ごく稀にじゃダメ、と? 存じておりますよ〜。わざとですから。ヨホホホホ。
「昨日の時点で鬼崎さんから職種を教えてもらいました。勝手にカクさんの職種も伝えましたけどいいですよね?」
「…いや、まあ。別に困る様なことではないからいいのだが…。しかし、早い上にまともな報告をしてきたのだな今回は」
カクさんから辛口を頂きました。
それはともかくとして、今回は本当に文字通りの吉報です。吉報と書いて冗談と読むとかはないですから、ご安心を。ヨホホホホ。
「鬼崎さんの職種は『魔導剣士』です。魔法と剣術を同時に駆使し、ロングレンジとショートレンジ、どちらの間合いでも戦闘が可能なアタッカーとしては万能の性能を持っていますね…この部屋の惨状も彼女の雷が生み出しましたから」
「魔導剣士か。確かに強力だ–––––って、おい! これ、鬼崎がやったのか!?」
カクさんはツッコミも冴えている様子です。
「まあ、勘違いでしたけど」
「勘違いで済むレベルじゃないだろ…」
カクさんには、鬼崎さんに副委員長の確認を頼んであることを伝えます。
今日のうちに、自分もケイさんと海藤氏の職種を聞いてくる手筈になっていることについても伝えます。
「そうか。なら、そちらは頼めるか?」
すると、カクさんは別で行くところがあるらしく、自分に後を頼むといってきました。
どういうことかというのを尋ねると、カクさんは物部君たちから話を聞いてくるとのことでした。
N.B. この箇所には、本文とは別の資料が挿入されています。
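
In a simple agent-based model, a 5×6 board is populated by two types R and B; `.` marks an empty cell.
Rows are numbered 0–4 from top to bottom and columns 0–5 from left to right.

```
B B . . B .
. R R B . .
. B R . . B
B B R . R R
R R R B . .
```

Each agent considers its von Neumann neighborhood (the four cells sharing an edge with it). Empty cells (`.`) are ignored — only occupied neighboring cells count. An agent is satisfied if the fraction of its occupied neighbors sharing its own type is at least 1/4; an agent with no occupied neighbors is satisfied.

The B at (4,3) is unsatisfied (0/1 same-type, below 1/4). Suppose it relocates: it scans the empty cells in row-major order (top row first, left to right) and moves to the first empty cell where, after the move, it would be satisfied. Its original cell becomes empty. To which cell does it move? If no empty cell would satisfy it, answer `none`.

Vacating (4,3). Empty cells in order:
  (0,2): 1/2 same-type → satisfied — stop here.

(0,2)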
「リズからすでに向こうの6人が何をしているのかも聞いている。国防大臣の元で職種の扱いを学んでいるという事もな。彼らが何をできるかによっても、帝国を守る選択をした際には戦いやすくなるだろう」
「なるほど。了解です〜。皆さんには伝えておきますので」
カクさんなりに、何をするべきかについては決まっている様子です。
仲間の情報収集ができたら、また次の方針を固めるために今度は6人、もしかしたら物部くんたちも含めて12人で話し合うことになりそうですね。
「では、すぐに行ってみる」
「ヨホホホホ。お気をつけて、と言うまでもないですよね」
「貴様も抜かりなくやれよ」
「ヨホホホホ。お任せ下さい」
こうして初手の方針を固めた自分とカクさんは、それぞれの向かう先へと半壊している部屋を後にしました。